Sementara itu, untuk yang bersikeras mudik dapat juga diberikan solusi dengan memberikan kompensasi untuk berkomunikasi virtual dengan tidak tatap muka.

Suasana di dalam kereta Bandara Soetta. (Angga Nugraha/VOI)

"Itu bisa dilakukan dengan voucher komunikasi, itu kompensasi kangen mudik. Itu lebih mudah dilakukan karena bisa dideteksi oleh teknologi, siapa saja orang yang ingin mudik dari nomor handphone-nya," jelasnya.

Selain itu, menurut Agus, perlu juga dilakukan kampanye mengingatkan masyakarat untuk jangan mau menjadi ODP demi keselamatan keluarga di kampung. Kemudian, dapat juga dijelaskan dampak jika mereka tetap nekat untuk mudik.

Menurut Agus, calon pemudik harus mengetahui kondisi di kampungnya. Sebab, di sebagian daerah sudah melarang pendatang dari daerah lain. Namun, tidak memutup kemungkinan meski mudik dilarang tapi karena ada sifat sosial yang tinggi calon pemudik masih bisa diterima di daerah tujuannya.

Jadi ODP, Fasilitas Kesehatan Belum Siap

Lebih lanjut, Agus mengatakan, jika calon pemudik sudah berhasil sampai di daerah tujuan, maka akan muncul persoalan lain yakni mereka akan menjadi ODP COVID-19.

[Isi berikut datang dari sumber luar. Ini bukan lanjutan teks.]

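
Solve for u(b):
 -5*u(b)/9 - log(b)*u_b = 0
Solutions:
 u(b) = C1*exp(-5*li(b)/9)


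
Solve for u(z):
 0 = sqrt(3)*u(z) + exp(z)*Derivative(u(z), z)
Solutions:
 u(z) = C1*exp(sqrt(3)*exp(-z))


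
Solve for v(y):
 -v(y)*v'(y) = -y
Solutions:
 v(y) = -sqrt(C1 + y^2)
 v(y) = sqrt(C1 + y^2)


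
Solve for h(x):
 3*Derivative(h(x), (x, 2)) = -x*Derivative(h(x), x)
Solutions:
 h(x) = C1 + C2*erf(sqrt(6)*x/6)


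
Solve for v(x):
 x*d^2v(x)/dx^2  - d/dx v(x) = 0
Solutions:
 v(x) = C1 + C2*x^2


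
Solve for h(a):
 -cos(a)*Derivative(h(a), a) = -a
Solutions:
 h(a) = C1 + Integral(a/cos(a), a)


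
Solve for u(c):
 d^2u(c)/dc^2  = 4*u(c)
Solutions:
 u(c) = C1*exp(-2*c) + C2*exp(2*c)


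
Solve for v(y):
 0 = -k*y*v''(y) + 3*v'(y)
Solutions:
 v(y) = C1 + y^(((re(k) + 3)*re(k) + im(k)^2)/(re(k)^2 + im(k)^2))*(C2*sin(3*log(y)*Abs(im(k))/(re(k)^2 + im(k)^2)) + C3*cos(3*log(y)*im(k)/(re(k)^2 + im(k)^2)))


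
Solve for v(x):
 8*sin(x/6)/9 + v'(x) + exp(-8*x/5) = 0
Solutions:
 v(x) = C1 + 16*cos(x/6)/3 + 5*exp(-8*x/5)/8


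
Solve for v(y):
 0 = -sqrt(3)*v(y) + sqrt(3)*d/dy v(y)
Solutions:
 v(y) = C1*exp(y)


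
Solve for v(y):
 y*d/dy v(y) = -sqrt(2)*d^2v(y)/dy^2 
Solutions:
 v(y) = C1 + C2*erf(2^(1/4)*y/2)


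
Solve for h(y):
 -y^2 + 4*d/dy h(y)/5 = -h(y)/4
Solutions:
 h(y) = C1*exp(-5*y/16) + 4*y^2 - 128*y/5 + 2048/25


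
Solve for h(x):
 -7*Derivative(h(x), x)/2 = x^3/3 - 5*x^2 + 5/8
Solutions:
 h(x) = C1 - x^4/42 + 10*x^3/21 - 5*x/28


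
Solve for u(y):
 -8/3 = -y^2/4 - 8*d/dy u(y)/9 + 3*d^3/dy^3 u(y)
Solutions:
 u(y) = C1 + C2*exp(-2*sqrt(6)*y/9) + C3*exp(2*sqrt(6)*y/9) - 3*y^3/32 + 141*y/128


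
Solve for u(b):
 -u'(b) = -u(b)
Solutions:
 u(b) = C1*exp(b)


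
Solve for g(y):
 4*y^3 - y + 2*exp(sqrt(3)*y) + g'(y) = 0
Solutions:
 g(y) = C1 - y^4 + y^2/2 - 2*sqrt(3)*exp(sqrt(3)*y)/3


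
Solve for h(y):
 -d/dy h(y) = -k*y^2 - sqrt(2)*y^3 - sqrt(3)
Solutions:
 h(y) = C1 + k*y^3/3 + sqrt(2)*y^4/4 + sqrt(3)*y


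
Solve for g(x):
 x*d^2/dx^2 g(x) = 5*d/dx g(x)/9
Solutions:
 g(x) = C1 + C2*x^(14/9)


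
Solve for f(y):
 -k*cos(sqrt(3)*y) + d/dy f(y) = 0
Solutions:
 f(y) = C1 + sqrt(3)*k*sin(sqrt(3)*y)/3


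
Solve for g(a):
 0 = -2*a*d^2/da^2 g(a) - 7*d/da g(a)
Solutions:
 g(a) = C1 + C2/a^(5/2)


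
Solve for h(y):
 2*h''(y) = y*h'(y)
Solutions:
 h(y) = C1 + C2*erfi(y/2)


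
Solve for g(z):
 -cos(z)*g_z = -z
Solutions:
 g(z) = C1 + Integral(z/cos(z), z)


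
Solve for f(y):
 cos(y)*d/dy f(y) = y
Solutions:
 f(y) = C1 + Integral(y/cos(y), y)


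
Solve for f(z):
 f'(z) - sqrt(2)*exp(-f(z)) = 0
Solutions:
 f(z) = log(C1 + sqrt(2)*z)


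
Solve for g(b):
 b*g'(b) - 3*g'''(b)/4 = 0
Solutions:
 g(b) = C1 + Integral(C2*airyai(6^(2/3)*b/3) + C3*airybi(6^(2/3)*b/3), b)


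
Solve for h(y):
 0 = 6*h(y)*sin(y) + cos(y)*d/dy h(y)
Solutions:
 h(y) = C1*cos(y)^6


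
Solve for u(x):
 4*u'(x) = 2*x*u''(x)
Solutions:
 u(x) = C1 + C2*x^3


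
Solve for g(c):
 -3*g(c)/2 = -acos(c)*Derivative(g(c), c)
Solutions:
 g(c) = C1*exp(3*Integral(1/acos(c), c)/2)


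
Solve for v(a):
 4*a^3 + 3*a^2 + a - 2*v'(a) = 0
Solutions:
 v(a) = C1 + a^4/2 + a^3/2 + a^2/4


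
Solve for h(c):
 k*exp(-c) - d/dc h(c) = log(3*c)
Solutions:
 h(c) = C1 - c*log(c) + c*(1 - log(3)) - k*exp(-c)


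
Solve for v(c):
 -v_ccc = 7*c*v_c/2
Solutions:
 v(c) = C1 + Integral(C2*airyai(-2^(2/3)*7^(1/3)*c/2) + C3*airybi(-2^(2/3)*7^(1/3)*c/2), c)


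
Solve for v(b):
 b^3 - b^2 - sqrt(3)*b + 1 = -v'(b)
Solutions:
 v(b) = C1 - b^4/4 + b^3/3 + sqrt(3)*b^2/2 - b


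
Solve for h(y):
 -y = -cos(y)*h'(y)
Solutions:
 h(y) = C1 + Integral(y/cos(y), y)


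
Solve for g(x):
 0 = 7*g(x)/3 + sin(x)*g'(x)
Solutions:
 g(x) = C1*(cos(x) + 1)^(7/6)/(cos(x) - 1)^(7/6)


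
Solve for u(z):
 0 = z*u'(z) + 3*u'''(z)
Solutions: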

"Kalau orang sudah capek ke wilayahnya, maka begitu pulang diberlakukan sebagai ODP, karantina 14 hari. Di mana tempatnya? Apakah setiap wilayah sudah siap? Sekarang satgas-satgas itu sudah sampai tingkat RT, apakah RT siap menerima ODP?," ucapnya.

"Kemudian, keterbatasan pelayanan, perawatan korban COVID-19 di wilayah daerah tujuan. Karena RSUD dan puskesmas itu tidak memadai peralatannya, dokternya, petugasnya, itu fakta," lanjutnya.

Agus mengatakan, jika melihat kemungkinan-kemungkinan tersebut Pemda harus menyiapkan tempat isolasi untuk ODP, pemberdayaan kesiapan RT/RW, tokoh masyarakat, dan tokoh agama.

Selain itu, kata Agus, Pemda meningkatkan pelayanan RSUD dan puskesmas karena kalau sudah sampai di wilayah masing-masing itu tanggung jawab bergeser, oleh Pemda.

Tak hanya itu, menurut Agus, untuk menghindari bersikeras mudik pemerintah dapat menginstruksikan SPBU untuk tidak melayani kendaraan pribadi atau kendaran dinas.

"Jadi selama nanti ditentukan pemerintah boleh mudik atau tidak, ketika diputuskan tidak mudik lebih baik SPBU tidak melayani," ucapnya.

Agus menyatakan, untuk mengatur pemberhentian ini tak cukup hanya lewat aturan yang sudah ada. Perlu aturan baru yang di dalamnya harus ada sanksi yang tegas bagi yang melanggar.

"Jika nanti diputuskan seluruh media transportasi dihentikan apakah cukup PSBB atau aturan lain. Kalau sudah gerakan nasional seperti ini perlu regulasi baru ditetapkan presiden. Ini enggak bisa kelas menteri. DPR juga enggak bisa diam saja. Ini tanggung jawab bersama," katanya.